昨年開催された瀬戸内国際芸術祭に参加した「ONBA FACTORY」の作品集の仕事で、男木島の長老に話を聞くのが目的です。「長老の話を聞くこと」と「島へ通うこと」。今ではすっかりこのふたつが私のライフワークになりました。少なくても週に1回はどこかの島へ。その8割くらいは長老の話がセットです(笑)(島では若い人を探す方が難しいからね)
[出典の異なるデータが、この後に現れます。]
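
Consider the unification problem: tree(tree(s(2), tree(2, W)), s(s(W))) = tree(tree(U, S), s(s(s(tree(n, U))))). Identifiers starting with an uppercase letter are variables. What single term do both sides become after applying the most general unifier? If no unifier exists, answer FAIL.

tree(tree(s(2), tree(2, s(tree(n, s(2))))), s(s(s(tree(n, s(2))))))

Decompose tree/2: tree(s(2), tree(2, W)) = tree(U, S),  s(s(W)) = s(s(s(tree(n, U)))).
Decompose tree/2: s(2) = U,  tree(2, W) = S.
Bind U := s(2); substituting into the one remaining equation that mentions U gives: s(s(W)) = s(s(s(tree(n, s(2))))).
Bind S := tree(2, W); no other remaining equation mentions S.
Decompose s/1: s(W) = s(s(tree(n, s(2)))).
Decompose s/1: W = s(tree(n, s(2))).
Bind W := s(tree(n, s(2))). Substituting into the earlier binding gives S := tree(2, s(tree(n, s(2)))).
Applying the MGU to either side gives tree(tree(s(2), tree(2, s(tree(n, s(2))))), s(s(s(tree(n, s(2)))))).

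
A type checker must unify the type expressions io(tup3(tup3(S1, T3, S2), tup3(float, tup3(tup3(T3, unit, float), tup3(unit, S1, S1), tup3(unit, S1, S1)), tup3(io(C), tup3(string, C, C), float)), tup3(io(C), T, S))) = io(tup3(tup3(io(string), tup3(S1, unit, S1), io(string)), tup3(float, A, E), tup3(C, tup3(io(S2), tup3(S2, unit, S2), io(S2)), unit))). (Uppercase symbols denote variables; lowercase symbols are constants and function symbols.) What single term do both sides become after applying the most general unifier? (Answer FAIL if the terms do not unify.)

FAIL

Decompose io/1: tup3(tup3(S1, T3, S2), tup3(float, tup3(tup3(T3, unit, float), tup3(unit, S1, S1), tup3(unit, S1, S1)), tup3(io(C), tup3(string, C, C), float)), tup3(io(C), T, S)) = tup3(tup3(io(string), tup3(S1, unit, S1), io(string)), tup3(float, A, E), tup3(C, tup3(io(S2), tup3(S2, unit, S2), io(S2)), unit)).
Decompose tup3/3: tup3(S1, T3, S2) = tup3(io(string), tup3(S1, unit, S1), io(string)),  tup3(float, tup3(tup3(T3, unit, float), tup3(unit, S1, S1), tup3(unit, S1, S1)), tup3(io(C), tup3(string, C, C), float)) = tup3(float, A, E),  tup3(io(C), T, S) = tup3(C, tup3(io(S2), tup3(S2, unit, S2), io(S2)), unit).
Decompose tup3/3: S1 = io(string),  T3 = tup3(S1, unit, S1),  S2 = io(string).
Bind S1 := io(string); substituting into the 2 remaining equations that mention S1 gives: T3 = tup3(io(string), unit, io(string)),  tup3(float, tup3(tup3(T3, unit, float), tup3(unit, io(string), io(string)), tup3(unit, io(string), io(string))), tup3(io(C), tup3(string, C, C), float)) = tup3(float, A, E).
Bind T3 := tup3(io(string), unit, io(string)); substituting into the one remaining equation that mentions T3 gives: tup3(float, tup3(tup3(tup3(io(string), unit, io(string)), unit, float), tup3(unit, io(string), io(string)), tup3(unit, io(string), io(string))), tup3(io(C), tup3(string, C, C), float)) = tup3(float, A, E).
Bind S2 := io(string); substituting into the one remaining equation that mentions S2 gives: tup3(io(C), T, S) = tup3(C, tup3(io(io(string)), tup3(io(string), unit, io(string)), io(io(string))), unit).
Decompose tup3/3: float = float,  tup3(tup3(tup3(io(string), unit, io(string)), unit, float), tup3(unit, io(string), io(string)), tup3(unit, io(string), io(string))) = A,  tup3(io(C), tup3(string, C, C), float) = E.
Delete trivial equation float = float.
Bind A := tup3(tup3(tup3(io(string), unit, io(string)), unit, float), tup3(unit, io(string), io(string)), tup3(unit, io(string), io(string))); no other remaining equation mentions A.
Bind E := tup3(io(C), tup3(string, C, C), float); no other remaining equation mentions E.
Decompose tup3/3: io(C) = C,  T = tup3(io(io(string)), tup3(io(string), unit, io(string)), io(io(string))),  S = unit.
Occurs check fails: C occurs in io(C); the equation C = io(C) has no finite solution.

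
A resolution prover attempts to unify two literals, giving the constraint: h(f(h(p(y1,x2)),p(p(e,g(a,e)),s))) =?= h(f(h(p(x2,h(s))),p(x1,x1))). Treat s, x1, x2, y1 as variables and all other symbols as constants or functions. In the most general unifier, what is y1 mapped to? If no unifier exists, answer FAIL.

h(p(e,g(a,e)))

Decompose h/1: f(h(p(y1,x2)),p(p(e,g(a,e)),s)) =?= f(h(p(x2,h(s))),p(x1,x1)).
Decompose f/2: h(p(y1,x2)) =?= h(p(x2,h(s))),  p(p(e,g(a,e)),s) =?= p(x1,x1).
Decompose h/1: p(y1,x2) =?= p(x2,h(s)).
Decompose p/2: y1 =?= x2,  x2 =?= h(s).
Bind y1 := x2; no other remaining equation mentions y1.
Bind x2 := h(s); no other remaining equation mentions x2. Substituting into the earlier binding gives y1 := h(s).
Decompose p/2: p(e,g(a,e)) =?= x1,  s =?= x1.
Bind x1 := p(e,g(a,e)); substituting into the remaining equation gives: s =?= p(e,g(a,e)).
Bind s := p(e,g(a,e)). Substituting into the earlier bindings gives y1 := h(p(e,g(a,e))), x2 := h(p(e,g(a,e))).
MGU = { y1 -> h(p(e,g(a,e))), x2 -> h(p(e,g(a,e))), x1 -> p(e,g(a,e)), s -> p(e,g(a,e)) }, so y1 -> h(p(e,g(a,e))).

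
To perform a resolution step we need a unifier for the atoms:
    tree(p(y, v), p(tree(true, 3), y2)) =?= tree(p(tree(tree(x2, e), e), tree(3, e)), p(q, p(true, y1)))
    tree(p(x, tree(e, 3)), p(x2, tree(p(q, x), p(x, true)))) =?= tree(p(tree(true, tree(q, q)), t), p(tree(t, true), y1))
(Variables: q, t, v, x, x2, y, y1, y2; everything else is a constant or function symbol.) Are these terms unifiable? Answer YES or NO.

Decompose tree/2: p(y, v) =?= p(tree(tree(x2, e), e), tree(3, e)),  p(tree(true, 3), y2) =?= p(q, p(true, y1)).
Decompose p/2: y =?= tree(tree(x2, e), e),  v =?= tree(3, e).
Bind y := tree(tree(x2, e), e); no other remaining equation mentions y.
Bind v := tree(3, e); no other remaining equation mentions v.
Decompose p/2: tree(true, 3) =?= q,  y2 =?= p(true, y1).
Bind q := tree(true, 3); substituting into the one remaining equation that mentions q gives: tree(p(x, tree(e, 3)), p(x2, tree(p(tree(true, 3), x), p(x, true)))) =?= tree(p(tree(true, tree(tree(true, 3), tree(true, 3))), t), p(tree(t, true), y1)).
Bind y2 := p(true, y1); no other remaining equation mentions y2.
Decompose tree/2: p(x, tree(e, 3)) =?= p(tree(true, tree(tree(true, 3), tree(true, 3))), t),  p(x2, tree(p(tree(true, 3), x), p(x, true))) =?= p(tree(t, true), y1).
Decompose p/2: x =?= tree(true, tree(tree(true, 3), tree(true, 3))),  tree(e, 3) =?= t.
Bind x := tree(true, tree(tree(true, 3), tree(true, 3))); substituting into the one remaining equation that mentions x gives: p(x2, tree(p(tree(true, 3), tree(true, tree(tree(true, 3), tree(true, 3)))), p(tree(true, tree(tree(true, 3), tree(true, 3))), true))) =?= p(tree(t, true), y1).
Bind t := tree(e, 3); substituting into the remaining equation gives: p(x2, tree(p(tree(true, 3), tree(true, tree(tree(true, 3), tree(true, 3)))), p(tree(true, tree(tree(true, 3), tree(true, 3))), true))) =?= p(tree(tree(e, 3), true), y1).
Decompose p/2: x2 =?= tree(tree(e, 3), true),  tree(p(tree(true, 3), tree(true, tree(tree(true, 3), tree(true, 3)))), p(tree(true, tree(tree(true, 3), tree(true, 3))), true)) =?= y1.
Bind x2 := tree(tree(e, 3), true); no other remaining equation mentions x2. Substituting into the earlier binding gives y := tree(tree(tree(tree(e, 3), true), e), e).
Bind y1 := tree(p(tree(true, 3), tree(true, tree(tree(true, 3), tree(true, 3)))), p(tree(true, tree(tree(true, 3), tree(true, 3))), true)). Substituting into the earlier binding gives y2 := p(true, tree(p(tree(true, 3), tree(true, tree(tree(true, 3), tree(true, 3)))), p(tree(true, tree(tree(true, 3), tree(true, 3))), true))).
No equations remain and no clash or occurs-check failure arose, so a unifier exists.

YES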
朝8時のフェリーに乗って40分で男木島に到着。港につくと、今日は天気がいいからと、外でお話を聞くことになりました。男木島は周囲約5km、約100人が暮らす小さな島です。お店と言えば、民宿が2軒とお好み焼き屋さんが1軒、それからJAの売店が少し。もちろんコンビニなんてありません。それでも芸術祭以降、週末になるとときどき港に市が立つようになりました。小学校テントに、公民館から持ってきた会議机とパイプ椅子が客席。島のおばあちゃん自慢のちらし寿司やピーナツの炊いたん、いけすには漁師のじいちゃんが朝獲ってきたばかりの天然鯛やチヌが悠々と泳いでいます。B5サイズくらいの鯛がなんと500円! 島ならではの贅沢です。

テーブル席で話を聞き始めると、ひとり、またひとりと島の人たちが集まって来て、気がつけばインタビューはどこへやら? すっかり井戸端会議に。長老たちは、ほぼ5.1chサラウンドで口々に話をしてくれるので、聞く方はちょっぴり酸欠になりますが(苦笑)、それでもコツをつかむとちゃんと聞き分けられるようになります。
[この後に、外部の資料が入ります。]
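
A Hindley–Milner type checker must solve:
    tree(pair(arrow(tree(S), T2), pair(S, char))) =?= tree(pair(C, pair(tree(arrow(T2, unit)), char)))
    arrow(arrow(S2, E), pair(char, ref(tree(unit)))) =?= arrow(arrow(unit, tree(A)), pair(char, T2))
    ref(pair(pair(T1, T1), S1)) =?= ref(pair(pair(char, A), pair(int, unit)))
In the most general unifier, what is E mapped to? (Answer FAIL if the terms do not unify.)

Decompose tree/1: pair(arrow(tree(S), T2), pair(S, char)) =?= pair(C, pair(tree(arrow(T2, unit)), char)).
Decompose pair/2: arrow(tree(S), T2) =?= C,  pair(S, char) =?= pair(tree(arrow(T2, unit)), char).
Bind C := arrow(tree(S), T2); no other remaining equation mentions C.
Decompose pair/2: S =?= tree(arrow(T2, unit)),  char =?= char.
Bind S := tree(arrow(T2, unit)); no other remaining equation mentions S. Substituting into the earlier binding gives C := arrow(tree(tree(arrow(T2, unit))), T2).
Delete trivial equation char =?= char.
Decompose arrow/2: arrow(S2, E) =?= arrow(unit, tree(A)),  pair(char, ref(tree(unit))) =?= pair(char, T2).
Decompose arrow/2: S2 =?= unit,  E =?= tree(A).
Bind S2 := unit; no other remaining equation mentions S2.
Bind E := tree(A); no other remaining equation mentions E.
Decompose pair/2: char =?= char,  ref(tree(unit)) =?= T2.
Delete trivial equation char =?= char.
Bind T2 := ref(tree(unit)); no other remaining equation mentions T2. Substituting into the earlier bindings gives C := arrow(tree(tree(arrow(ref(tree(unit)), unit))), ref(tree(unit))), S := tree(arrow(ref(tree(unit)), unit)).
Decompose ref/1: pair(pair(T1, T1), S1) =?= pair(pair(char, A), pair(int, unit)).
Decompose pair/2: pair(T1, T1) =?= pair(char, A),  S1 =?= pair(int, unit).
Decompose pair/2: T1 =?= char,  T1 =?= A.
Bind T1 := char; substituting into the one remaining equation that mentions T1 gives: char =?= A.
Bind A := char; no other remaining equation mentions A. Substituting into the earlier binding gives E := tree(char).
Bind S1 := pair(int, unit).
MGU = { C -> arrow(tree(tree(arrow(ref(tree(unit)), unit))), ref(tree(unit))), S -> tree(arrow(ref(tree(unit)), unit)), S2 -> unit, E -> tree(char), T2 -> ref(tree(unit)), T1 -> char, A -> char, S1 -> pair(int, unit) }, so E -> tree(char).

tree(char)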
それにしても、島の長老たちはほんとうに楽しそうに昔の話をします。決して楽しい話ばかりではないだろうけど、こうして楽しく語れる生き方をしてきた人たちを私はいつもカッコイイと思うし、自分もそうなりたいなぁと思います。

この日は春のサワラ漁の話をひとしきり聞いて、さあ帰ろうと思ったら目の前をフェリーが音もなく出航するではないですか!? うっかり乗り過ごし、次のフェリーまでぽっかり2時間空いてしまいました。こういう時、まちなかで暮らしていると、あれもできた、これもできたのに・・・と"2時間のロス"で嘆いて心が急くばかりですが、島ではジタバタしてもしょうがない。いつの頃か、こういう予定外のすき間を「2時間もうけた」と思えるようになりました。
 
せっかくもうけた2時間。さてなにしよう?

第8回こんまい通信

私は、港の市でちらし寿司を買って、自販機でお茶を買って、一直線に"豊玉さん(豊玉姫神社)"を目指しました。集落の高台に立つ島の氏神さんなのですが、じつはここ、桜がとってもキレイなんですよ。
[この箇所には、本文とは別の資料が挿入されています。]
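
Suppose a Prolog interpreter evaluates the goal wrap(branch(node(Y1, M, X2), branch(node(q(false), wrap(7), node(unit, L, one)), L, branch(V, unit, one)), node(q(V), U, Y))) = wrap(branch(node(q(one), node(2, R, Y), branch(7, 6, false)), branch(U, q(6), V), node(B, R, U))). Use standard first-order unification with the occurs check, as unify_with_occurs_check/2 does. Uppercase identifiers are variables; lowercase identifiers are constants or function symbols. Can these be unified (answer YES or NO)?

Decompose wrap/1: branch(node(Y1, M, X2), branch(node(q(false), wrap(7), node(unit, L, one)), L, branch(V, unit, one)), node(q(V), U, Y)) = branch(node(q(one), node(2, R, Y), branch(7, 6, false)), branch(U, q(6), V), node(B, R, U)).
Decompose branch/3: node(Y1, M, X2) = node(q(one), node(2, R, Y), branch(7, 6, false)),  branch(node(q(false), wrap(7), node(unit, L, one)), L, branch(V, unit, one)) = branch(U, q(6), V),  node(q(V), U, Y) = node(B, R, U).
Decompose node/3: Y1 = q(one),  M = node(2, R, Y),  X2 = branch(7, 6, false).
Bind Y1 := q(one); no other remaining equation mentions Y1.
Bind M := node(2, R, Y); no other remaining equation mentions M.
Bind X2 := branch(7, 6, false); no other remaining equation mentions X2.
Decompose branch/3: node(q(false), wrap(7), node(unit, L, one)) = U,  L = q(6),  branch(V, unit, one) = V.
Bind U := node(q(false), wrap(7), node(unit, L, one)); substituting into the one remaining equation that mentions U gives: node(q(V), node(q(false), wrap(7), node(unit, L, one)), Y) = node(B, R, node(q(false), wrap(7), node(unit, L, one))).
Bind L := q(6); substituting into the one remaining equation that mentions L gives: node(q(V), node(q(false), wrap(7), node(unit, q(6), one)), Y) = node(B, R, node(q(false), wrap(7), node(unit, q(6), one))). Substituting into the earlier binding gives U := node(q(false), wrap(7), node(unit, q(6), one)).
Occurs check fails: V occurs in branch(V, unit, one); the equation V = branch(V, unit, one) has no finite solution.

NO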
境内につくと、期待通り満開の桜が出迎えてくれます。1組、花見の先客もおられました。神社にお参りをすませて、ベンチに座って、先ほどのちらし寿司を広げたら、私もお花見です。

第8回こんまい通信

おばあちゃんのお寿司は、ちょっとかため。几帳面に細かく刻まれた、ちくわやごぼう、おこや、にんじんが入った素朴なもの。まちで売っているような華やかさはないけれど、私にはそれ以上に価値のあるお寿司です。

このお寿司をつくったおばあちゃんは、島の人も一目置く島一番の働き者。決しておしゃべりではないけど、懐の深さがにじみ出ているような方です。若い頃は、夜が明けたら朝の8時までに畑をすませて、それから男衆さんに混じって大工の手伝いをして、夕方5時に仕事が終わったらまた畑して。その上、時期によっては貝を堀って市場に出して。もちろん家のことや子どもの世話もして・・・。この小さなおばあちゃんのどこにそんな力があるんだろうと、思わず「いつ寝てたんですか?」と聞くと、「子どもたちには手に職つけさせないかんって思うたから、なにしよったか覚えとらんよ」と一言。朝から晩まで働いて、りっぱに子どもを育て上げたお母さんの味。忙しいなか、手間を惜しまず丁寧につくられたちらし寿司は、何よりのごちそうだったに違いありません。

島のごちそうと、桜と、誰にも邪魔されない時間。
玉姫さんからのごほうびだったのかもしれませんね。